Since 1995, annual patient volumes in Loyola’s emergency division have increased from 29,000 to 53,000 patients. The Loyola Emergency Medicine Division is classified as a Level 1 Trauma Center, providing the highest level of surgical care to trauma patients. The division also has been recognized by groups such as The Joint Commission, the Commission on Accreditation of Medical Transport Systems, the American College of Surgeons for Trauma and the Illinois Department of Public Health.

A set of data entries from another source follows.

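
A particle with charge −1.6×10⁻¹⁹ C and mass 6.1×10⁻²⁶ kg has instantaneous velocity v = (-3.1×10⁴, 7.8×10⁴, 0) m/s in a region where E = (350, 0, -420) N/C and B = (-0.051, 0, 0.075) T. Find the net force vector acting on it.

v×B = (5850, 2320, 3980) N/C.
E + v×B = (6200, 2320, 3560) N/C.
F = q(E + v×B) = (−1.6×10⁻¹⁹ C)·(6200, 2320, 3560) = (-9.92×10⁻¹⁶, -3.72×10⁻¹⁶, -5.69×10⁻¹⁶) N.

F ≈ (-9.92×10⁻¹⁶, -3.72×10⁻¹⁶, -5.69×10⁻¹⁶) N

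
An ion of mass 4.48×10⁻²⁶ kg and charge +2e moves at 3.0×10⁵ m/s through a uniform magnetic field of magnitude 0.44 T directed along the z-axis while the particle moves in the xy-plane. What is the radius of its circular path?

r ≈ 0.095 m

The magnetic force provides the centripetal force: |q|vB = mv²/r.
r = mv/(|q|B) = (4.48×10⁻²⁶)(3.0×10⁵)/((3.204×10⁻¹⁹)(0.44)) ≈ 0.095 m.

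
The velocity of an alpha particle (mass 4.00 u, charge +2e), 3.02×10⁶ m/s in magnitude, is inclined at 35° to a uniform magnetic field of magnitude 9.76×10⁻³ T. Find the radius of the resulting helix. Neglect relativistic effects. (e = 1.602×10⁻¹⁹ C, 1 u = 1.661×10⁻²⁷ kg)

r ≈ 3.68 m

v⊥ = v sinθ = 3.02×10⁶·sin35° ≈ 1.732×10⁶ m/s.
r = m v⊥/(|q|B) = (6.644×10⁻²⁷)(1.732×10⁶)/((3.204×10⁻¹⁹)(9.76×10⁻³)) ≈ 3.68 m.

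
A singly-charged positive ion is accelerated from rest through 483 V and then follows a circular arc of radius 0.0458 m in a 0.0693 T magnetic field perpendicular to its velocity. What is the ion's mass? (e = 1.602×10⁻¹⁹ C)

m ≈ 1.67×10⁻²⁷ kg

Combine |q|V = ½mv² and r = mv/(|q|B): eliminate v to get m = qB²r²/(2V).
m = (1.602×10⁻¹⁹)(0.0693)²(0.0458)²/(2·483) ≈ 1.67×10⁻²⁷ kg.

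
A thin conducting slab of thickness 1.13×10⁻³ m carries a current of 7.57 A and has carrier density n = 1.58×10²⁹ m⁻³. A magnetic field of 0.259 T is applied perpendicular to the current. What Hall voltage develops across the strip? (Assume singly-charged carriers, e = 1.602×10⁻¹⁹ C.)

V_H ≈ 6.85×10⁻⁸ V

V_H = IB/(n e t).
V_H = (7.57)(0.259)/((1.58×10²⁹)(1.602×10⁻¹⁹)(1.13×10⁻³)) ≈ 6.85×10⁻⁸ V.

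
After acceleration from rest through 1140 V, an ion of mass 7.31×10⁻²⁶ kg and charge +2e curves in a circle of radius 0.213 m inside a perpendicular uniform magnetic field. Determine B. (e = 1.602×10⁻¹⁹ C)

v = √(2|q|V/m) = √(2·3.204×10⁻¹⁹·1140/7.31×10⁻²⁶) ≈ 9.997×10⁴ m/s.
B = mv/(|q|r) = (7.31×10⁻²⁶)(9.997×10⁴)/((3.204×10⁻¹⁹)(0.213)) ≈ 0.107 T.

B ≈ 0.107 T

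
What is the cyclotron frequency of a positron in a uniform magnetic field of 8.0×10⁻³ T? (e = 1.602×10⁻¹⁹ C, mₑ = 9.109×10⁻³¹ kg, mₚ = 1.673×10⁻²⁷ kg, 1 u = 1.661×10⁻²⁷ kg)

f ≈ 2.2×10⁸ Hz

f = |q|B/(2πm).
f = (1.602×10⁻¹⁹)(8.0×10⁻³)/(2π·9.109×10⁻³¹) ≈ 2.2×10⁸ Hz.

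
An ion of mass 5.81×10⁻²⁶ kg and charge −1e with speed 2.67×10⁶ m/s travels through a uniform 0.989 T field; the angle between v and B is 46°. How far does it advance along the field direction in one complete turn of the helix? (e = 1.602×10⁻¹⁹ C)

v∥ = v cosθ = 2.67×10⁶·cos46° ≈ 1.855×10⁶ m/s.
T = 2πm/(|q|B) = 2π(5.81×10⁻²⁶)/((1.602×10⁻¹⁹)(0.989)) ≈ 2.304×10⁻⁶ s.
pitch = v∥ T = (1.855×10⁶)(2.304×10⁻⁶) ≈ 4.27 m.

p ≈ 4.27 m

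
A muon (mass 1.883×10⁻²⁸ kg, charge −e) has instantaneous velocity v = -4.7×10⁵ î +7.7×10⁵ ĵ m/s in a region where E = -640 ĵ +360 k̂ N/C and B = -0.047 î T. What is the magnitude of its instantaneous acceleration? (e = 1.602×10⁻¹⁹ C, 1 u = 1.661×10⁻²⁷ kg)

|a| ≈ 3.11×10¹³ m/s²

v×B = (0, 0, 3.62×10⁴) N/C.
E + v×B = (0, -640, 3.66×10⁴) N/C.
F = q(E + v×B) = (−1.602×10⁻¹⁹ C)·(0, -640, 3.66×10⁴) = (0, 1.03×10⁻¹⁶, -5.86×10⁻¹⁵) N.
|a| = |F|/m = 5.856×10⁻¹⁵/1.883×10⁻²⁸ ≈ 3.11×10¹³ m/s².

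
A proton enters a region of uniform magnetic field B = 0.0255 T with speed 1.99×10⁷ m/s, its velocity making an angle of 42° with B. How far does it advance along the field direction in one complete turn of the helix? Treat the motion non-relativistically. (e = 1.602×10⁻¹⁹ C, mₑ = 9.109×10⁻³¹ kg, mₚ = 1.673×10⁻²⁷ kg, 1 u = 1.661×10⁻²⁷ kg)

p ≈ 38.1 m

v∥ = v cosθ = 1.99×10⁷·cos42° ≈ 1.479×10⁷ m/s.
T = 2πm/(|q|B) = 2π(1.673×10⁻²⁷)/((1.602×10⁻¹⁹)(0.0255)) ≈ 2.573×10⁻⁶ s.
pitch = v∥ T = (1.479×10⁷)(2.573×10⁻⁶) ≈ 38.1 m.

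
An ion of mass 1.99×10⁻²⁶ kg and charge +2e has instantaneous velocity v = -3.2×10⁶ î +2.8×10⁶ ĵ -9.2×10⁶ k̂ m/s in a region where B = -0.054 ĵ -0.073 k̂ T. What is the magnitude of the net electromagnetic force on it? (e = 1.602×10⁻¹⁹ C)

v×B = (-7.01×10⁵, -2.34×10⁵, 1.73×10⁵) N/C.
F = q v×B = (3.204×10⁻¹⁹ C)·(-7.01×10⁵, -2.34×10⁵, 1.73×10⁵) = (-2.25×10⁻¹³, -7.48×10⁻¹⁴, 5.54×10⁻¹⁴) N.
|F| = 2.43×10⁻¹³ N.

|F| ≈ 2.43×10⁻¹³ N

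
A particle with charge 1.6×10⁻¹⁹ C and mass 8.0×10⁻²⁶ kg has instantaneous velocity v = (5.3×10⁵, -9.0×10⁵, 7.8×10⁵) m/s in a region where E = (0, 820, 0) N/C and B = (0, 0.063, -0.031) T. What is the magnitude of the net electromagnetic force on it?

v×B = (-2.12×10⁴, 1.64×10⁴, 3.34×10⁴) N/C.
E + v×B = (-2.12×10⁴, 1.72×10⁴, 3.34×10⁴) N/C.
F = q(E + v×B) = (1.6×10⁻¹⁹ C)·(-2.12×10⁴, 1.72×10⁴, 3.34×10⁴) = (-3.40×10⁻¹⁵, 2.76×10⁻¹⁵, 5.34×10⁻¹⁵) N.
|F| = 6.91×10⁻¹⁵ N.

|F| ≈ 6.91×10⁻¹⁵ N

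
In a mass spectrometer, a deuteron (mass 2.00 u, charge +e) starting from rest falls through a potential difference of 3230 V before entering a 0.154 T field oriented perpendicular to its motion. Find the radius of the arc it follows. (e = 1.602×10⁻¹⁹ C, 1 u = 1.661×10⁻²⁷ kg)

r ≈ 0.0752 m

Acceleration: |q|V = ½mv² ⇒ v = √(2|q|V/m) = √(2·1.602×10⁻¹⁹·3230/3.322×10⁻²⁷) ≈ 5.581×10⁵ m/s.
In the field: r = mv/(|q|B) = (3.322×10⁻²⁷)(5.581×10⁵)/((1.602×10⁻¹⁹)(0.154)) ≈ 0.0752 m.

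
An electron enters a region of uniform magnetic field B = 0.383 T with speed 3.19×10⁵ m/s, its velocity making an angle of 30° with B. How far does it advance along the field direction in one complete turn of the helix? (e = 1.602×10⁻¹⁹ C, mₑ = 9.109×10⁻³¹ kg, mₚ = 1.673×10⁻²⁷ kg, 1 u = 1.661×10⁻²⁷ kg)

v∥ = v cosθ = 3.19×10⁵·cos30° ≈ 2.763×10⁵ m/s.
T = 2πm/(|q|B) = 2π(9.109×10⁻³¹)/((1.602×10⁻¹⁹)(0.383)) ≈ 9.328×10⁻¹¹ s.
pitch = v∥ T = (2.763×10⁵)(9.328×10⁻¹¹) ≈ 2.58×10⁻⁵ m.

p ≈ 2.58×10⁻⁵ m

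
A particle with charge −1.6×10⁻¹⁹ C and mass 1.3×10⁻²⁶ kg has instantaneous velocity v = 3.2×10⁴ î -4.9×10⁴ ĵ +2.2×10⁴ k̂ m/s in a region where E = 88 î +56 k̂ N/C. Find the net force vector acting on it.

Only an electric field acts, so F = qE = (−1.6×10⁻¹⁹ C)·(88.0, 0, 56.0) = (-1.41×10⁻¹⁷, 0, -8.96×10⁻¹⁸) N.

F ≈ (-1.41×10⁻¹⁷, 0, -8.96×10⁻¹⁸) N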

About Loyola University Health System

Loyola University Health System (LUHS) is a member of Trinity Health. Based in the western suburbs of Chicago, LUHS is a quaternary care system that includes Loyola University Medical Center (LUMC), located on a 61-acre campus in Maywood, Gottlieb Memorial Hospital (GMH), on a 36-acre campus in Melrose Park, and convenient locations offering primary and specialty care services throughout Cook, Will and DuPage counties. At the heart of LUMC is a 547-licensed-bed hospital that houses the Center for Heart & Vascular Medicine, the Cardinal Bernardin Cancer Center, a Level 1 trauma center, a burn center, a children's hospital, Loyola Outpatient Center, and Loyola Oral Health Center. The campus also is home to Loyola University Chicago Stritch School of Medicine, Loyola University Chicago Marcella Niehoff School of Nursing and the Loyola Center for Fitness. The GMH campus includes a 254-licensed-bed community hospital, a Professional Office Building with 150 private practice clinics, an adult day care program, the Gottlieb Center for Fitness, the Loyola Center for Metabolic Surgery and Bariatric Care and the Loyola Cancer Care & Research at the Marjorie G. Weinberg Cancer Center at Melrose Park.

Trinity Health is one of the largest multi-institutional Catholic health care delivery systems in the nation. It serves people and communities in 22 states from coast to coast with 93 hospitals, and 120 continuing care locations — including home care, hospice, PACE and senior living facilities — that provide nearly 2.5 million visits annually.